That's awesome. The extra detail work really gives it more features and more face like. Maybe some blood red hands as strong colour contrast against the steel?

Sent from my SM-T580 using Tapatalk


----------



## german

Updates: KOPF timepiece Nr. 002 is finished, what do you think about his tritium blue eyes?

Going slowly, it's still generally a kind of after-work activity.
I think I must work on quality improvements at caseback side... :roll:

Friendly magazine guys just made a short video footage:


----------



## FubarCle

german said:


> Updates: KOPF timepiece Nr. 002 is finished, what do you think about his tritium blue eyes?
> 
> Going slowly, it's still generally a kind of after-work activity.
> I think I must work on quality improvements at caseback side... :roll:
> 
> Friendly magazine guys just made a short video footage:


I think it is very cool. Love the bronze version mixed with the colors from this one. Just needs some refining.

Sent from my SM-N976V using Tapatalk


----------



## okiokipanic

This is a really unique design! It sort of reminds me of the CGI animated movie 9 a bit.

I think a "crystal skull" could be an interesting concept to play with too, maybe also adding small jewels to the 'eyes'. In any case this is super impressive. Great work!


----------



## german

Cool review from Watchfinder, hope you'll recognize that old project =)


----------



## Saswatch

german said:


> Cool review from Watchfinder, hope you'll recognize that old project =)
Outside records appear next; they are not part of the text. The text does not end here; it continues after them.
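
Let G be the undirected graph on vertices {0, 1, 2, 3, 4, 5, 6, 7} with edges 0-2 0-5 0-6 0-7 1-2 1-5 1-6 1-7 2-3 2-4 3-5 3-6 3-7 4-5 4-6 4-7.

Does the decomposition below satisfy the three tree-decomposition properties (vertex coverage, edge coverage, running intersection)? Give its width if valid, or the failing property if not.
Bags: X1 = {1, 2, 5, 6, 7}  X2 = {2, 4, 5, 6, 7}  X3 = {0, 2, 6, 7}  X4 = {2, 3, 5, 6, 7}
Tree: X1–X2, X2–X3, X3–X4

A tree decomposition must satisfy three properties: every vertex lies in some bag; for every edge, both endpoints lie together in some bag; and for every vertex, the bags containing it form a connected subtree. Here edge (5,0) lies in no bag, so the decomposition is invalid.

No — edge (5,0) lies in no bag.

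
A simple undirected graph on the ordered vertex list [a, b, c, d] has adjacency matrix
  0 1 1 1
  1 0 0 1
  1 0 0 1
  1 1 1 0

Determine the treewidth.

A width-2 tree decomposition is:
Bags: B1 = {a, c, d}  B2 = {a, b, d}
Tree: B1–B2
Each bag holds 3 vertices, so the decomposition has width 2, which upper-bounds the treewidth. For the lower bound, the 3 vertices {a, c, d} are pairwise adjacent, and any tree decomposition puts a clique entirely inside one bag — forcing width ≥ 2. Combining the bounds, tw(G) = 2.

2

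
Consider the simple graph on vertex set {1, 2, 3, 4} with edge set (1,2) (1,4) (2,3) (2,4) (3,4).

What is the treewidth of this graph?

A width-2 tree decomposition is:
Bags: B1 = {1, 2, 4}  B2 = {2, 3, 4}
Tree: B1–B2
The largest bag has 3 vertices, giving width 2; this decomposition certifies tw(G) ≤ 2. On the other hand G contains the 3-clique {1, 2, 4}. A clique must lie in a single bag of any decomposition, so no decomposition can have width below 2. Combining the bounds, tw(G) = 2.

2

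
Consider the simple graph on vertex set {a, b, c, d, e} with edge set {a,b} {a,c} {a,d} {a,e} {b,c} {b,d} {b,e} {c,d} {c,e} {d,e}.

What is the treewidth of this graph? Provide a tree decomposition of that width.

With just one bag of size 5, the width is 5 − 1 = 4, so tw(G) ≤ 4. Conversely, {a, b, c, d, e} is a clique of size 5, and the vertices of any clique must share a bag in every tree decomposition; so some bag has ≥ 5 vertices and tw(G) ≥ 4. Hence tw(G) = 4 exactly.

Treewidth 4.
One such decomposition:
Bags: B1 = {a, b, c, d, e}
Tree: (single bag)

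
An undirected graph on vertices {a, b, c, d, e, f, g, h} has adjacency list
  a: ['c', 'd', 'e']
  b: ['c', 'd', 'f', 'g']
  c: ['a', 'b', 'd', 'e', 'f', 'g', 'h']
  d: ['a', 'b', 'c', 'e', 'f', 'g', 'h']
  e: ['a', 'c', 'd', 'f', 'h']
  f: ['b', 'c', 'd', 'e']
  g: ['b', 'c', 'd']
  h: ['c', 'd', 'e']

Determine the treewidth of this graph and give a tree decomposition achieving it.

Treewidth 3.
One optimal decomposition is:
Bags: B1 = {b, c, d, f}  B2 = {c, d, e, f}  B3 = {b, c, d, g}  B4 = {c, d, e, h}  B5 = {a, c, d, e}
Tree: B1–B2, B1–B3, B2–B4, B4–B5

Each bag holds 4 vertices, so the decomposition has width 3, which upper-bounds the treewidth. On the other hand G contains the 4-clique {b, c, d, g}. A clique must lie in a single bag of any decomposition, so no decomposition can have width below 3. Combining the bounds, tw(G) = 3.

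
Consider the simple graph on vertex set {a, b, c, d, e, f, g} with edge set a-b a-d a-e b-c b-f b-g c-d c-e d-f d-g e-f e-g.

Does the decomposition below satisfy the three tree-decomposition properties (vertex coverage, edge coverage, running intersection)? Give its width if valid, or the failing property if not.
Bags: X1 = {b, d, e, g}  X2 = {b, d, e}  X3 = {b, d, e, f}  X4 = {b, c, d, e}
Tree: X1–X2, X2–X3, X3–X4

A tree decomposition must satisfy three properties: every vertex lies in some bag; for every edge, both endpoints lie together in some bag; and for every vertex, the bags containing it form a connected subtree. Here vertex a appears in no bag, so the decomposition is invalid.

No — vertex a appears in no bag.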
This is a 2-hander watch design that is a-head of the competition. Jokes aside and to be honest, very cool.


----------



## Simon

Visited German today - tried out the coolest watch on the planet - sure is -
I think these will go fast (as fast as each can be hand-made) - and will be a real collector's item
Truly extraordinary creation from a superb watchmaker


----------



## TheSecret

@german Insane!!!


----------